3. Geleistete Arbeiten im Jahr 1997
Basierend auf den eingangs erwähnten Zielen wurden die Teilprojekte A -
F definiert und mit Unterstützung verschiedener Partner aus Industrie und Hochschulen
angegangen
3.1 Teilprojekt A: Optimierung des Ladeverfahrens auf max.
Lebensdauer der Zellen
Aus einem der meistbenutzen Fahrzeuge mit einem Kilometerstand von
20'000 km wurden mehrere Zellen entnommen und in einem Lebensdauertest mit neuen Zellen
verglichen. Ein erstes Ergebnis des Lebensdauertests liegt vor und weist für den TWIKE
III Akku ein ausserordentlich gutes Ergebnis auf.
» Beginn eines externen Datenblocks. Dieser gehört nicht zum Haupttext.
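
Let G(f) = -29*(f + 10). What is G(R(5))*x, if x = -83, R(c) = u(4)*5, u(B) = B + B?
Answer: 120350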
Abb. 2: Lebensdauertest mit neuen NiCd Zellen
Die Messungen wurden mit einem konstanten Lade- und Entladestrom von C/4
durchgeführt. Während die neuen Zellen eine Lebensdauer von 950 Zyklen aufwiesen,
erreichten die bereits gebrauchten Zellen nach 429 Zyklen im Fahrzeug weitere 663 Zyklen
im Labor und damit rund 2/3 der ursprünglichen Lebensdauer.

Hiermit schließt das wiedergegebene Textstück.